Le ragioni economiche e organizzative dell’AI Washing

Del resto, sotto il profilo operativo, l’adozione genuina di soluzioni di intelligenza artificiale implica costi e complessità significativi: occorre acquisire hardware e software avanzati, ma soprattutto reclutare personale altamente qualificato in grado di progettare, implementare e mantenere i sistemi tecnologici adottati. Non sorprende, dunque, che molte imprese preferiscano limitarsi a un uso superficiale del lessico tecnologico per apparire competitive, piuttosto che intraprendere un percorso di effettiva trasformazione digitale.

Inoltre, vi è il timore che modifiche radicali ai processi di investimento consolidati possano produrre effetti indesiderati. Questa dinamica di inerzia organizzativa rende il fenomeno dell’AI Washing ancora più comprensibile, pur senza attenuarne la gravità giuridica ed etica.

Il quadro normativo e i precedenti sanzionatori

Da ciò discende il rischio che l’AI Washing si diffonda ulteriormente, anche in settori regolamentati come quello finanziario, dove gli obblighi di tutela degli investitori dovrebbero rappresentare un argine solido.

Il fenomeno si intreccia, peraltro, con il principio di leale concorrenza e con il divieto di pratiche commerciali scorrette, delineando un ambito di interferenza tra discipline giuridiche diverse, accomunate dall’obiettivo di garantire correttezza, trasparenza e affidabilità dei mercati.

Un segnale rilevante proviene dagli Stati Uniti, dove la SEC ha già irrogato sanzioni pecuniarie nei confronti di imprese che avevano pubblicizzato in maniera ingannevole l’uso dell’intelligenza artificiale, violando i doveri di trasparenza verso la clientela.

Questi precedenti testimoniano l’emergere di un orientamento regolatorio più rigoroso e contribuiscono a delineare uno standard di vigilanza che privilegia la sostanza dei processi rispetto alle finalità di marketing.

La dimensione transnazionale delle pratiche di AI Washing, inoltre, rende auspicabile una maggiore collaborazione tra le autorità di vigilanza a livello globale, al fine di garantire una migliore protezione negli ambiti di rispettiva competenza.

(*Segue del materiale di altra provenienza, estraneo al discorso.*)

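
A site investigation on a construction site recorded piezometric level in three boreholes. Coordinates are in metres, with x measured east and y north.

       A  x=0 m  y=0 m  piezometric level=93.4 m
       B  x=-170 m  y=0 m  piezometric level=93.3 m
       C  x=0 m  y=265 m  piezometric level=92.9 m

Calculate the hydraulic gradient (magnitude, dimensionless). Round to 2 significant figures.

0.0020

∂h/∂x = (93.3 − 93.4) / (-170 − 0) = +0.0005882
∂h/∂y = (92.9 − 93.4) / (265 − 0) = -0.001887
|∇h| = √(0.0005882² + -0.001887²) = 0.001977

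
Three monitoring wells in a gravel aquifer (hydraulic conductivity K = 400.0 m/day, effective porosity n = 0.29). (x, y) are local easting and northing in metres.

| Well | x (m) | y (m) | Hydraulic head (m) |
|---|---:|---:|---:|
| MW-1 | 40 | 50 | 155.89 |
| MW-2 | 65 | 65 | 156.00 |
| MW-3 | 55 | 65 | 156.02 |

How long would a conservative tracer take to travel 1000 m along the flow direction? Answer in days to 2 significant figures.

67 days

With h = a·x + b·y + c and MW-1 as origin, the differences give:
  25·a + 15·b = +0.11
  15·a + 15·b = +0.13
Eliminate b (×15 and ×15, subtract): 150·a = -0.300 → a = ∂h/∂x = -0.002000
Back-substitute: b = ∂h/∂y = +0.01067.
|∇h| = √(-0.002000² + 0.01067²) = 0.01086
Seepage velocity v = K·i/n = 400.0 × 0.01086 / 0.29 = 14.98 m/day.
t = 1000 / 14.98 = 66.76 days.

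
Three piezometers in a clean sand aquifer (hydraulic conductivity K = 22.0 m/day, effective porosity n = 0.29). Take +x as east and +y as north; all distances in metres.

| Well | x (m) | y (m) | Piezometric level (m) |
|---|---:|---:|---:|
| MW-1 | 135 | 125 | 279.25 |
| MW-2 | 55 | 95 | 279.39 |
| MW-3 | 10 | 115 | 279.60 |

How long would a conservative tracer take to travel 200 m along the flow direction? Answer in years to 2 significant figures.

Taking MW-1 as reference: MW-2−MW-1 = (-80, -30, +0.14); MW-3−MW-1 = (-125, -10, +0.35).
Solve a·Δx + b·Δy = Δh: det = (-80)·(-10) − (-125)·(-30) = -2950.
∂h/∂x = [(+0.14)·(-10) − (+0.35)·(-30)] / -2950 = -0.003085
∂h/∂y = [(-80)·(+0.35) − (-125)·(+0.14)] / -2950 = +0.003559
|∇h| = √(-0.003085² + 0.003559²) = 0.00471
Seepage velocity v = K·i/n = 22.0 × 0.00471 / 0.29 = 0.3573 m/day.
t = 200 / 0.3573 = 559.8 days = 1.53 years.

1.5 years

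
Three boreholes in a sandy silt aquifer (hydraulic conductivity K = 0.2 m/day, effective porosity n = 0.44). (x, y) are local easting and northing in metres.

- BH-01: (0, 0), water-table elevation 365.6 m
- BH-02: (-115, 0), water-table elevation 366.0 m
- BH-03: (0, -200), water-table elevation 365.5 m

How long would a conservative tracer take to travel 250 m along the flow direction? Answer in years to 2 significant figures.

430 years

∂h/∂x = (366.0 − 365.6) / (-115 − 0) = -0.003478
∂h/∂y = (365.5 − 365.6) / (-200 − 0) = +0.0005000
|∇h| = √(-0.003478² + 0.0005000²) = 0.003514
Seepage velocity v = K·i/n = 0.2 × 0.003514 / 0.44 = 0.001597 m/day.
t = 250 / 0.001597 = 1.565e+05 days = 428 years.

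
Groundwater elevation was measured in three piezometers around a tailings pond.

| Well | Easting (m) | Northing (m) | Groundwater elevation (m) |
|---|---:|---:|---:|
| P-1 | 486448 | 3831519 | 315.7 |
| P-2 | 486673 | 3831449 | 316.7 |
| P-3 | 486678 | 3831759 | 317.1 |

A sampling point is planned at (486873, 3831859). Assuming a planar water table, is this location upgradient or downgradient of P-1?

upgradient

Taking P-1 as reference: P-2−P-1 = (225, -70, +1.0); P-3−P-1 = (230, 240, +1.4).
Determinant of the coordinate differences = 225·240 − 230·(-70) = 70100.
∂h/∂x = [(+1.0)·240 − (+1.4)·(-70)] / 70100 = +0.004822
∂h/∂y = [225·(+1.4) − 230·(+1.0)] / 70100 = +0.001213
Head at (486873, 3831859) = 315.7 + (+0.004822)·(425) + (+0.001213)·(340) = 318.16 m.
That is higher than the 315.7 m at P-1, so the point is upgradient.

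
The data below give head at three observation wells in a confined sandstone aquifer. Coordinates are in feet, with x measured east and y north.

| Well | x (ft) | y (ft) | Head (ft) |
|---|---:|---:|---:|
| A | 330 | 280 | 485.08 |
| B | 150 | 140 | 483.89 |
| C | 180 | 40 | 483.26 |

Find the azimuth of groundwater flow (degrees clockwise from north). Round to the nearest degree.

With h = a·x + b·y + c and A as origin, the differences give:
  (-180)·a + (-140)·b = -1.19
  (-150)·a + (-240)·b = -1.82
Eliminate b (×(-240) and ×(-140), subtract): 22200·a = 30.800 → a = ∂h/∂x = +0.001387
Back-substitute: b = ∂h/∂y = +0.006716.
Flow direction (−∇h) has components (-0.001387 E, -0.006716 N).
Azimuth = atan2(E, N) = atan2(-0.001387, -0.006716) = 191.7° ≈ 192°.

192°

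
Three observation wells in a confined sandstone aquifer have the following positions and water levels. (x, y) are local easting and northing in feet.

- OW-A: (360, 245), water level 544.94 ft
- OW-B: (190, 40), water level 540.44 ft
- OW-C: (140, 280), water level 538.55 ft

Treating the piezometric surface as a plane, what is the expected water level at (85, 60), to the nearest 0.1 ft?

Three-point gradient (reference OW-A): Δ to OW-B = (-170, -205, -4.50), Δ to OW-C = (-220, 35, -6.39).
∂h/∂x = +0.02875, ∂h/∂y = -0.001886 (det = -51050).
h(85, 60) = 544.94 + (+0.02875)·(-275) + (-0.001886)·(-185) = 544.94 -7.905 +0.349 = 537.384 ft.

537.4 ft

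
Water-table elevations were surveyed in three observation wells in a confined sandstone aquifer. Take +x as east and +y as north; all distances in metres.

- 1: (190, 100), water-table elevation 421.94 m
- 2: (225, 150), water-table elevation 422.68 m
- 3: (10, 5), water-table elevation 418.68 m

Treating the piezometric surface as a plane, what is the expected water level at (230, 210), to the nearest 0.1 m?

Differences from 1: to 2 (Δx, Δy, Δh) = (35, 50, +0.74); to 3 = (-180, -95, -3.26).
Solve a·Δx + b·Δy = Δh: det = 35·(-95) − (-180)·50 = 5675.
∂h/∂x = [(+0.74)·(-95) − (-3.26)·50] / 5675 = +0.01633
∂h/∂y = [35·(-3.26) − (-180)·(+0.74)] / 5675 = +0.003366
h(230, 210) = 421.94 + (+0.01633)·(40) + (+0.003366)·(110) = 421.94 +0.653 +0.370 = 422.964 m.

423.0 m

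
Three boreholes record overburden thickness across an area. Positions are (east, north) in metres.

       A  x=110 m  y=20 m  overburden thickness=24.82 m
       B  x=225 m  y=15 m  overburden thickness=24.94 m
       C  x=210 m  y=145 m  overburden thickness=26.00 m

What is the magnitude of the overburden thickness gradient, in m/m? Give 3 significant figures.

0.00843 m/m

Taking A as reference: B−A = (115, -5, +0.12); C−A = (100, 125, +1.18).
Solve a·Δx + b·Δy = Δd: det = 115·125 − 100·(-5) = 14875.
∂d/∂x = [(+0.12)·125 − (+1.18)·(-5)] / 14875 = +0.001405
∂d/∂y = [115·(+1.18) − 100·(+0.12)] / 14875 = +0.008316
|∇f| = √(0.001405² + 0.008316²) = 0.008434 m/m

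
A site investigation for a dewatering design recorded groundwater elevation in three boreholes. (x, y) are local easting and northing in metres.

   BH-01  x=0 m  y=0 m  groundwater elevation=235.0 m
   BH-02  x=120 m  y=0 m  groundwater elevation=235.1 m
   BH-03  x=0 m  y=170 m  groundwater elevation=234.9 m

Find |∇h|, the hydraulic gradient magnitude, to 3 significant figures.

0.00102

∂h/∂x = (235.1 − 235.0) / (120 − 0) = +0.0008333
∂h/∂y = (234.9 − 235.0) / (170 − 0) = -0.0005882
|∇h| = √(0.0008333² + -0.0005882²) = 0.00102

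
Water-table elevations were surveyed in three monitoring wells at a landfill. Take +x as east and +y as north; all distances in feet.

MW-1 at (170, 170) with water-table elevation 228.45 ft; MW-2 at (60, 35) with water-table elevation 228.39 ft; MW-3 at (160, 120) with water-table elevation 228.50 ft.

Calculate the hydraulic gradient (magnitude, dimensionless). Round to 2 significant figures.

With h = a·x + b·y + c and MW-1 as origin, the differences give:
  (-110)·a + (-135)·b = -0.06
  (-10)·a + (-50)·b = +0.05
Eliminate b (×(-50) and ×(-135), subtract): 4150·a = 9.750 → a = ∂h/∂x = +0.002349
Back-substitute: b = ∂h/∂y = -0.001470.
|∇h| = √(0.002349² + -0.001470²) = 0.002771

0.0028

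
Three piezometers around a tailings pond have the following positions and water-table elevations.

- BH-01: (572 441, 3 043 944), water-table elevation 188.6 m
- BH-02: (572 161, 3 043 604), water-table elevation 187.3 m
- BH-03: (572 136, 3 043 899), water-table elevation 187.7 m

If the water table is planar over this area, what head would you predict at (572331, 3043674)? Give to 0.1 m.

With h = a·x + b·y + c and BH-01 as origin, the differences give:
  (-280)·a + (-340)·b = -1.3
  (-305)·a + (-45)·b = -0.9
Eliminate b (×(-45) and ×(-340), subtract): -91100·a = -247.50 → a = ∂h/∂x = +0.002717
Back-substitute: b = ∂h/∂y = +0.001586.
h(572331, 3043674) = 188.6 + (+0.002717)·(-110) + (+0.001586)·(-270) = 188.6 -0.299 -0.428 = 187.873 m.

187.9 m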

Conformità sostanziale e cultura della trasparenza

In conclusione, le autorità europee hanno già iniziato a delineare un quadro di conformità in materia di AI, efficace anche a contrastare gli effetti sostanziali dell’AIW: attraverso il richiamo ai principi fondamentali della MiFID II – agire nel miglior interesse del cliente, garantire la trasparenza e presidiare i rischi operativi e tecnologici – l’ESMA ha chiarito che dichiarazioni fuorvianti sull’uso dell’intelligenza artificiale integrano una violazione degli obblighi normativi esistenti.

La sfida che si pone è dunque quella di assicurare che l’impiego dell’AI avvenga in maniera conforme, responsabile e realmente innovativa, evitando comunicazioni ingannevoli che minano la fiducia degli investitori e compromettono lo sviluppo sostenibile delle tecnologie intelligenti.

Il consolidamento di una cultura della trasparenza e di responsabilità etica degli operatori, unito alla vigilanza attenta delle autorità e a una sempre più evoluta disciplina normativa di garanzia, rappresentano condizioni necessarie per garantire che l’intelligenza artificiale possa contribuire effettivamente al progresso dei mercati, senza degenerare in pratiche ingannevoli.